First off, being a fan of the original L Word, I was skeptical of the Real L Word. I thought that making a reality show inspired by such a great show like the L Word would somehow cheapen the original series. However, I think that after watching the Real L Word, I have changed my mind. Watching the Real L Word changed me and the way I see myself. It gave me tangible and real examples of lesbians and women living their truth. It showed me real gay women who are thriving and living happily because they are themselves.
I never knew I was gay until I was in college. I dated a boy that I truly cared about throughout high school. Although, I have many gay friends, I never thought I was gay until much later. I started questioning my sexuality when I started having feelings for a college friend. And now a few years later, I definitely know that I am gay.
However, it was not until recently that I could even say that I am gay to myself. I grew up in a traditional Catholic Asian family and I come from a small town. All my life, all I wanted to do was fit in. So, accepting that I am different is difficult.
Accepting myself was so difficult that I hid instead. I was so ashamed and scared that I hid, from everything and everyone. The only way to hide is to push people away and to stay silent and so I pushed people away and I was silent. I felt very isolated and alone. I was in a dark place, to say the least.
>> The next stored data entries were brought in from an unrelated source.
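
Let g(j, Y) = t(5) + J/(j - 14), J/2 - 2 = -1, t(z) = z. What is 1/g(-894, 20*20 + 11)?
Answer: 454/2269 ≈ 0.20009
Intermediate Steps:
J = 2 (J = 4 + 2*(-1) = 4 - 2 = 2)
g(j, Y) = 5 + 2/(-14 + j) (g(j, Y) = 5 + 2/(j - 14) = 5 + 2/(-14 + j))
1/g(-894, 20*20 + 11) = 1/((-68 + 5*(-894))/(-14 - 894)) = 1/((-68 - 4470)/(-908)) = 1/(-1/908*(-4538)) = 1/(2269/454) = 454/2269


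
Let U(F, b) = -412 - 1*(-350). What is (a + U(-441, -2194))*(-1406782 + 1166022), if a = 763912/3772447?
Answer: 56127849609520/3772447 ≈ 1.4878e+7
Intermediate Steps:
U(F, b) = -62 (U(F, b) = -412 + 350 = -62)
a = 763912/3772447 (a = 763912*(1/3772447) = 763912/3772447 ≈ 0.20250)
(a + U(-441, -2194))*(-1406782 + 1166022) = (763912/3772447 - 62)*(-1406782 + 1166022) = -233127802/3772447*(-240760) = 56127849609520/3772447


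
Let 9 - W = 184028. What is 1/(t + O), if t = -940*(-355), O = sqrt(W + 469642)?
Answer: 333700/111355404377 - sqrt(285623)/111355404377 ≈ 2.9919e-6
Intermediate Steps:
W = -184019 (W = 9 - 1*184028 = 9 - 184028 = -184019)
O = sqrt(285623) (O = sqrt(-184019 + 469642) = sqrt(285623) ≈ 534.44)
t = 333700
1/(t + O) = 1/(333700 + sqrt(285623))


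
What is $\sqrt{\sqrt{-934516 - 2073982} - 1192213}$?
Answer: $\sqrt{-1192213 + i \sqrt{3008498}} \approx 0.794 + 1091.9 i$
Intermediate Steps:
$\sqrt{\sqrt{-934516 - 2073982} - 1192213} = \sqrt{\sqrt{-3008498} - 1192213} = \sqrt{i \sqrt{3008498} - 1192213} = \sqrt{-1192213 + i \sqrt{3008498}}$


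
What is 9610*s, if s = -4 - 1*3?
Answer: -67270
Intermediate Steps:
s = -7 (s = -4 - 3 = -7)
9610*s = 9610*(-7) = -67270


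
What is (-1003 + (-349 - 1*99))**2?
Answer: 2105401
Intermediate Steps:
(-1003 + (-349 - 1*99))**2 = (-1003 + (-349 - 99))**2 = (-1003 - 448)**2 = (-1451)**2 = 2105401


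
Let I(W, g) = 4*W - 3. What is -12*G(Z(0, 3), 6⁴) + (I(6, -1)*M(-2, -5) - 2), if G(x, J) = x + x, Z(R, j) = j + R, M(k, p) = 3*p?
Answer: -389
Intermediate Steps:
Z(R, j) = R + j
G(x, J) = 2*x
I(W, g) = -3 + 4*W
-12*G(Z(0, 3), 6⁴) + (I(6, -1)*M(-2, -5) - 2) = -24*(0 + 3) + ((-3 + 4*6)*(3*(-5)) - 2) = -24*3 + ((-3 + 24)*(-15) - 2) = -12*6 + (21*(-15) - 2) = -72 + (-315 - 2) = -72 - 317 = -389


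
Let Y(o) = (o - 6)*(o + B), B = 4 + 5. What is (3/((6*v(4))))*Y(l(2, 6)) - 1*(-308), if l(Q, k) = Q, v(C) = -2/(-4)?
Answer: 264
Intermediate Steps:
B = 9
v(C) = 1/2 (v(C) = -2*(-1/4) = 1/2)
Y(o) = (-6 + o)*(9 + o) (Y(o) = (o - 6)*(o + 9) = (-6 + o)*(9 + o))
(3/((6*v(4))))*Y(l(2, 6)) - 1*(-308) = (3/((6*(1/2))))*(-54 + 2**2 + 3*2) - 1*(-308) = (3/3)*(-54 + 4 + 6) + 308 = (3*(1/3))*(-44) + 308 = 1*(-44) + 308 = -44 + 308 = 264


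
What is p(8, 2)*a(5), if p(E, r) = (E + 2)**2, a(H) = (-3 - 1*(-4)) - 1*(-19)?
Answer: 2000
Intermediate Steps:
a(H) = 20 (a(H) = (-3 + 4) + 19 = 1 + 19 = 20)
p(E, r) = (2 + E)**2
p(8, 2)*a(5) = (2 + 8)**2*20 = 10**2*20 = 100*20 = 2000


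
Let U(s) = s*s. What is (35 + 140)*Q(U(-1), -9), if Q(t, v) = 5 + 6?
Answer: 1925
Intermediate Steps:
U(s) = s²
Q(t, v) = 11
(35 + 140)*Q(U(-1), -9) = (35 + 140)*11 = 175*11 = 1925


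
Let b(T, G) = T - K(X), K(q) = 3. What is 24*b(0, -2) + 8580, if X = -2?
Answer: 8508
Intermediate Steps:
b(T, G) = -3 + T (b(T, G) = T - 1*3 = T - 3 = -3 + T)
24*b(0, -2) + 8580 = 24*(-3 + 0) + 8580 = 24*(-3) + 8580 = -72 + 8580 = 8508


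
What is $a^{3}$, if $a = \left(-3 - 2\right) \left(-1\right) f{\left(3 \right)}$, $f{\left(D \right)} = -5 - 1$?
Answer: $-27000$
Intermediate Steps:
$f{\left(D \right)} = -6$ ($f{\left(D \right)} = -5 - 1 = -6$)
$a = -30$ ($a = \left(-3 - 2\right) \left(-1\right) \left(-6\right) = \left(-5\right) \left(-1\right) \left(-6\right) = 5 \left(-6\right) = -30$)
$a^{3} = \left(-30\right)^{3} = -27000$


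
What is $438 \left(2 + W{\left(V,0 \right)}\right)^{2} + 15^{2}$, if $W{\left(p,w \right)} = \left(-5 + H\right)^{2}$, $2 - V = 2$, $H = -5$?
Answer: $4557177$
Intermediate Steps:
$V = 0$ ($V = 2 - 2 = 0$)
$W{\left(p,w \right)} = 100$ ($W{\left(p,w \right)} = \left(-5 - 5\right)^{2} = \left(-10\right)^{2} = 100$)
$438 \left(2 + W{\left(V,0 \right)}\right)^{2} + 15^{2} = 438 \left(2 + 100\right)^{2} + 15^{2} = 438 \cdot 102^{2} + 225 = 438 \cdot 10404 + 225 = 4556952 + 225 = 4557177$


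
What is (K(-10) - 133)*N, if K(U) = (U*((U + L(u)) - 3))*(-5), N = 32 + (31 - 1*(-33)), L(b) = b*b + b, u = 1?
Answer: -65568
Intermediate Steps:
L(b) = b + b² (L(b) = b² + b = b + b²)
N = 96 (N = 32 + (31 + 33) = 32 + 64 = 96)
K(U) = -5*U*(-1 + U) (K(U) = (U*((U + 1*(1 + 1)) - 3))*(-5) = (U*((U + 1*2) - 3))*(-5) = (U*((U + 2) - 3))*(-5) = (U*((2 + U) - 3))*(-5) = (U*(-1 + U))*(-5) = -5*U*(-1 + U))
(K(-10) - 133)*N = (5*(-10)*(1 - 1*(-10)) - 133)*96 = (5*(-10)*(1 + 10) - 133)*96 = (5*(-10)*11 - 133)*96 = (-550 - 133)*96 = -683*96 = -65568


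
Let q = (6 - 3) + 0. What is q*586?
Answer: 1758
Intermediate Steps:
q = 3 (q = 3 + 0 = 3)
q*586 = 3*586 = 1758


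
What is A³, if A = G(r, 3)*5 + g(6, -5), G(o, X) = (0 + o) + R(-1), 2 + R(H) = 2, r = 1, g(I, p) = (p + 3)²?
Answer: 729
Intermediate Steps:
g(I, p) = (3 + p)²
R(H) = 0 (R(H) = -2 + 2 = 0)
G(o, X) = o (G(o, X) = (0 + o) + 0 = o + 0 = o)
A = 9 (A = 1*5 + (3 - 5)² = 5 + (-2)² = 5 + 4 = 9)
A³ = 9³ = 729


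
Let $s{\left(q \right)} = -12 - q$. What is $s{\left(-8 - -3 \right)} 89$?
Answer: $-623$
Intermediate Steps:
$s{\left(-8 - -3 \right)} 89 = \left(-12 - \left(-8 - -3\right)\right) 89 = \left(-12 - \left(-8 + 3\right)\right) 89 = \left(-12 - -5\right) 89 = \left(-12 + 5\right) 89 = \left(-7\right) 89 = -623$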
So, I started watching the Real L word to pass the time and to escape, even for just a little bit every week. I remember watching the first episode, thinking, “Wow! If only I was that confident and that strong to live my life that openly and proudly.” As I watched each episode, my thinking started to change. I went from thinking, if only I can, to thinking maybe I should, and to now being able to say, Okay, here I am.
I’m not saying it’s easy, being myself and accepting myself, because it is not. I feel like, I am on a perpetual roller coaster. And I am not saying that I have actually come out to a lot of people, because I have yet to come out to most of my family and friends. But I have come out to the most important person, myself. And I have learned that gay me is still the same me. I have learned that, I loved myself then. I love myself now. I will love myself always.
I never valued visibility before, but I get it now. As difficult as coming out can be, it is important, not because you need to announce that you are gay or that your sexuality is your identity, but because the alternative is worst. Coming out is important because hiding and being less than yourself kills your spirit.
So, thank you to the Real L World for being visible. Thank you for sharing your stories and for helping me realize that loving myself is all that matters.